Around 2015, the song started to come under scrutiny when several fans of the band pointed out that it appeared to be written from a misogynistic perspective. The lyric in question is, “Once a whore, you’re nothing more, I’m sorry, but that will never change.”
It was the word “whore” that brought about the criticism, and in 2018, Williams said Paramore would be retiring the song. At a concert in Nashville, she told the audience: “Tonight, we’re playing this song for the last time for a really long time. This is a choice that we’ve made because we feel that we should. We feel like it’s time to move away from it for a little while.”
Evidently, the spotlight on the lyrics of ‘Misery Business’ was unwanted, even if Williams had written them when she was just 17 years old in the starkly different socio-political realm of the mid-2000s. Williams expressed her naivety at writing them in the first place, telling Track Seven: “They literally came from a page in my diary. What I couldn’t have known at the time was that I was feeding into a lie that I’d bought into, just like so many other teenagers – and many adults – before me.”
Understandably, it was the word “whore” in particular that Williams particularly regrets. “The problem with the lyrics is not that I had an issue with someone I went to school with,” she added. “That’s just high school and friendships and breakups. It’s the way I tried to call her out using words that didn’t belong in the conversation.”
Despite the criticism, Williams is thankful that the attention brought to the song made her “more compassionate toward other women, who maybe have social anxieties and toward younger girls who are at this very moment learning to cope and to relate and to connect.”

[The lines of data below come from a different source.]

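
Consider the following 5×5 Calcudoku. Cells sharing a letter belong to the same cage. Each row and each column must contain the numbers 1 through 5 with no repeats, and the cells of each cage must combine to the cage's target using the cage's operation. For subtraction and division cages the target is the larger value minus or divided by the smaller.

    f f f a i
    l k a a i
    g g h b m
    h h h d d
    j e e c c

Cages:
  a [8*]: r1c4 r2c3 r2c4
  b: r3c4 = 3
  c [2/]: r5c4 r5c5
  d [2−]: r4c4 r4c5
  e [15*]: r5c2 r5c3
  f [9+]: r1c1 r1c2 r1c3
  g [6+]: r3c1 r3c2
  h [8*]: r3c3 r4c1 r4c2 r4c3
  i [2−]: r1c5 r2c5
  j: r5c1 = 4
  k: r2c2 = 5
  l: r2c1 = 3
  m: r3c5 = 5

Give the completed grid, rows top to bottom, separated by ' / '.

L is a freebie, leaving r2c1 = 3.
Cage k is a single given cell, leaving r2c2 = 5.
The 4 cells of cage h must have product 8, so r3c3 = 1.
Cage b is a single given cell; hence r3c4 = 3.
Cage m is given, leaving r3c5 = 5.
Cage j is given, so r5c1 = 4.
Column 2 already has 5, so r5c2 = 3.
Row 5 already has 3, so r5c3 = 5.
Cage f needs sum 9, so r1c3 = 3.
4 is placed in column 1, which forces r3c1 = 2.
Cage g's pair has sum 6; hence r3c2 = 4.
Column 1 already has 2, so r4c1 = 1.
Row 4 already has 1, so r4c2 = 2.
2 is placed in row 4, which forces r4c3 = 4.
Row 4 already has 4; hence r4c4 = 5.
Row 4 already has 4, which forces r4c5 = 3.
Column 1 already has 2, leaving r1c1 = 5.
Column 2 now contains 4, leaving r1c2 = 1.
Row 1 already has 1, which forces r1c4 = 4.
4 is placed in row 1, leaving r1c5 = 2.
Column 3 already has 4, leaving r2c3 = 2.
4 is placed in column 4, which forces r2c4 = 1.
Column 5 already has 2, which forces r2c5 = 4.
Column 4 already has 1, so r5c4 = 2.
Column 5 already has 2; hence r5c5 = 1.

5 1 3 4 2 / 3 5 2 1 4 / 2 4 1 3 5 / 1 2 4 5 3 / 4 3 5 2 1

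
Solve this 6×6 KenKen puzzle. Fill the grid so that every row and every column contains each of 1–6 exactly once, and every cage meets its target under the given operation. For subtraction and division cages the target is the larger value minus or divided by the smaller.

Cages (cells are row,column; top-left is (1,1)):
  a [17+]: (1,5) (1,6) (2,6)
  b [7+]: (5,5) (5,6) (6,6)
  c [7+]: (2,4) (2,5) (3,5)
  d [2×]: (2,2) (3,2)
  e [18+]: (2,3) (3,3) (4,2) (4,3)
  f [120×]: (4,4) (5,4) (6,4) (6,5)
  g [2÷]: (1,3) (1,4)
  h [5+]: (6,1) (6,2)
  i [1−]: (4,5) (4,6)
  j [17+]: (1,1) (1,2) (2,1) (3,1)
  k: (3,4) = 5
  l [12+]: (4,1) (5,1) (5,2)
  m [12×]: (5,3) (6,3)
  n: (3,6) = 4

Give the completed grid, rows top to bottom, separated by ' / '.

Cage a has sum 17, so (1,5) = 6.
Cage a needs sum 17, so (1,6) = 5.
The 3 cells of cage a must have sum 17, which forces (2,6) = 6.
K is a freebie, so (3,4) = 5.
Cage n is a single given cell, so (3,6) = 4.
Cage j has sum 17, which forces (3,1) = 6.
Cage f has product 120, which forces (6,5) = 5.
In row 1, 3 can only go at (1,1), so (1,1) = 3.
The 4 cells of cage j must have sum 17; hence (1,2) = 4.
Cage j has sum 17, which forces (2,1) = 4.
4 is placed in row 2, which forces (2,3) = 5.
Cage h needs two cells with sum 5, which forces (6,1) = 2.
Cage h needs two cells with sum 5; hence (6,2) = 3.
Row 6 already has 3, which forces (6,6) = 1.
Cage l has sum 12, which forces (5,2) = 6.
Cage b needs sum 7, so (5,5) = 4.
Cage b needs sum 7; hence (5,6) = 2.
Cage e has sum 18, which forces (3,3) = 2.
Row 3 already has 2, so (3,5) = 3.
Column 2 already has 6, leaving (4,2) = 5.
Cage e needs sum 18, which forces (4,3) = 6.
The two cells of cage i must have difference 1, leaving (4,5) = 2.
Column 6 now contains 2, leaving (4,6) = 3.
Row 5 now contains 2; hence (5,3) = 3.
3 is placed in row 5, so (5,4) = 1.
Cage m needs two cells with product 12; hence (6,3) = 4.
4 is placed in row 6; hence (6,4) = 6.
Column 3 already has 2, so (1,3) = 1.
Column 4 now contains 1, leaving (1,4) = 2.
The two cells of cage d must have product 2, leaving (2,2) = 2.
Cage c needs sum 7, which forces (2,4) = 3.
Column 5 now contains 3, so (2,5) = 1.
Row 3 already has 2, which forces (3,2) = 1.
5 is placed in row 4, leaving (4,1) = 1.
2 is placed in row 4, leaving (4,4) = 4.
Row 5 now contains 1; hence (5,1) = 5.

3 4 1 2 6 5 / 4 2 5 3 1 6 / 6 1 2 5 3 4 / 1 5 6 4 2 3 / 5 6 3 1 4 2 / 2 3 4 6 5 1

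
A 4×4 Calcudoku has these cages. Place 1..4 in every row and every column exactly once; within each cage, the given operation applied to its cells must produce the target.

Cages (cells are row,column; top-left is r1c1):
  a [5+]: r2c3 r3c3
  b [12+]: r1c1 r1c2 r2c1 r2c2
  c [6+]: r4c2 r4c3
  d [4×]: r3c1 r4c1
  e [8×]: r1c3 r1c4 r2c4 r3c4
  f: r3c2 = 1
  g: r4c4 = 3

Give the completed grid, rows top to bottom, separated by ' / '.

Cage e needs product 8; hence r1c3 = 1.
Cage f is a single given cell, so r3c2 = 1.
G is a freebie; hence r4c4 = 3.
The 4 cells of cage e must have product 8, leaving r2c4 = 1.
Row 3 already has 1, which forces r3c1 = 4.
4 is placed in row 3; hence r3c4 = 2.
Cage d needs two cells with product 4; hence r4c1 = 1.
2 is placed in column 4, so r1c4 = 4.
The two cells of cage a must have sum 5, so r2c3 = 2.
2 is placed in row 3, which forces r3c3 = 3.
Column 3 already has 2, leaving r4c3 = 4.
Cage b needs sum 12, leaving r1c1 = 2.
4 is placed in row 1, so r1c2 = 3.
2 is placed in row 2, so r2c1 = 3.
Cage b has sum 12; hence r2c2 = 4.
Row 4 now contains 4; hence r4c2 = 2.

2 3 1 4 / 3 4 2 1 / 4 1 3 2 / 1 2 4 3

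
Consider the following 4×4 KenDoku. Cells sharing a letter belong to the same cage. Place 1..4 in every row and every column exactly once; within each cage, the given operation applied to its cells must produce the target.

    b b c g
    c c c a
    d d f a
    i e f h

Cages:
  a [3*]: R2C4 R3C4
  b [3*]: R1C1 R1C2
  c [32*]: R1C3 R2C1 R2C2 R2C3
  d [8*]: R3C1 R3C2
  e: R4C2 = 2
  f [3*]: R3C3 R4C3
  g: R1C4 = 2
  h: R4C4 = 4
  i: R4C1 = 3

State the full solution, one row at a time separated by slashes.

Cage c has product 32, which forces R1C3 = 4.
Cage g is given, leaving R1C4 = 2.
Cage i is given, so R4C1 = 3.
Cage e is a single given cell, leaving R4C2 = 2.
Row 4 already has 3, so R4C3 = 1.
H is a freebie, which forces R4C4 = 4.
Column 1 already has 3, leaving R1C1 = 1.
The two cells of cage b must have product 3; hence R1C2 = 3.
Column 1 already has 1, which forces R2C1 = 4.
Row 2 already has 4, so R2C2 = 1.
1 is placed in column 3, so R2C3 = 2.
1 is placed in row 2, which forces R2C4 = 3.
The two cells of cage d must have product 8, so R3C1 = 2.
Column 2 already has 2, so R3C2 = 4.
1 is placed in column 3, leaving R3C3 = 3.
Column 4 already has 3; hence R3C4 = 1.

1 3 4 2 / 4 1 2 3 / 2 4 3 1 / 3 2 1 4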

In an unexpected turn of events, recently, Williams has started singing the song with Paramore once again. “Four years ago, we said we were gonna retire this song for a little while, and I guess technically we did,” she said during a concert in California in October, 2022. “But what we did not know was that just about five minutes after I got cancelled for saying the word ‘whore’ in a song, all of TikTok decided that it was okay. Make it make sense.”